By Kestér Kenn Klomegâh

With rising cases of the monkeypox virus, Russians are back seeking again cheap health publicity in Africa. Just as Foreign Minister Sergey Lavrov completed his four African-nation tours, Russia plans to send monkeypox test kits to Egypt, Uganda, Ethiopia and Congo.

Russian consumer health watchdog Rospotrebnadzor said in a media statement that Russian test systems to diagnose monkeypox would be provided to Egypt, Uganda, Ethiopia, and the Republic of Congo at the end of July.

“Rospotrebnadzor is continuing to extend support to partner countries’ efforts to counter the spread of monkeypox. Test systems produced by Rospotrebnadzor’s Vector Research Center will be handed over to Egypt, Uganda, Ethiopia, and the Republic of Congo at the end of July,” the press service said.

“Furthermore, Rospotrebnadzor specialists are arranging special workshops for colleagues from partner countries that deal with laboratory methods to diagnose monkeypox,” it said.

Rospotrebnadzor said earlier that the Vector Research Center had produced monkeypox test kits, and such testing is currently available in all Russian regions.

Monkeypox is a rare infectious disease, most common in remote parts of Central and West Africa. Its symptoms include nausea, fever, rash, itch and muscle pain.

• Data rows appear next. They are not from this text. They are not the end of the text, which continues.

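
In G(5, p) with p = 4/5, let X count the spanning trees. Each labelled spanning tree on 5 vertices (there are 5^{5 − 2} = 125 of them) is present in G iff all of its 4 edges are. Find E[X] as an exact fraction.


K_5 has 5^{5 − 2} = 125 labelled spanning trees.
For each such spanning tree H, let X_H = 1 if all 4 edges of H are present in G. Then P[X_H = 1] = p^{4} = (4/5)^{4} = 256/625.
Summing the indicators: E[X] = Σ_H E[X_H] = 125 · p^{4} = 125 · 256/625 = 256/5.
Numerically: E[X] ≈ 51.2.

E[X] = 125 · (4/5)^{4} = 256/5 ≈ 51.2.


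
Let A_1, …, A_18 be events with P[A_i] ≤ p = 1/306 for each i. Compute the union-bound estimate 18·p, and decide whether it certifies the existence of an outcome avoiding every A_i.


Union bound: P[∪_{i=1}^{18} A_i] ≤ Σ_i P[A_i] ≤ 18·p = 18·(1/306) = 1/17.
Numerically: 1/17 ≈ 0.0588235.
Is 1/17 < 1? YES.
Since P[∪ A_i] ≤ 1/17 < 1, the complement has P[∩ A_i^c] ≥ 1 − 1/17 = 16/17 > 0, so some outcome avoids every A_i.

18·p = 1/17 ≈ 0.0588235; existence CERTIFIED by the union bound.


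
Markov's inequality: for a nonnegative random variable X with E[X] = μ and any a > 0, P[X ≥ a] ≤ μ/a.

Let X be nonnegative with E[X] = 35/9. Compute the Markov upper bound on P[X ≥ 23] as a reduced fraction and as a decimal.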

On July 12, Rospotrebnadzor announced the first national case of monkeypox: the patient had returned from Portugal. His symptoms were mild and did not endanger the patient’s life. Rospotrebnadzor said that all his contacts had been promptly identified and were under medical monitoring. The threat of spread has been contained.

Faced with a surge in monkeypox cases, the World Health Organization (WHO) has already declared the outbreak of monkeypox as a global health emergency — the highest alarm it sounded. Monkeypox has affected over 15,800 people in 72 countries, according to a tally by the US Centers for Disease Control and Prevention (CDC) published on July 20.

WHO, however, warned against discrimination. “A failure to act will have grave consequences for global health,” Lawrence Gostin, the director of the WHO Collaborating Center on National and Global Health Law, said on Twitter.

Some experts have asked why Russians have not chosen African countries such as Nigeria, or regions such as Central and West Africa where the virus is currently spreading most. But have listed as priority countries that Sergey Lavrov visited on 24-27 July: Egypt, Ethiopia, Uganda and the Republic of the Congo.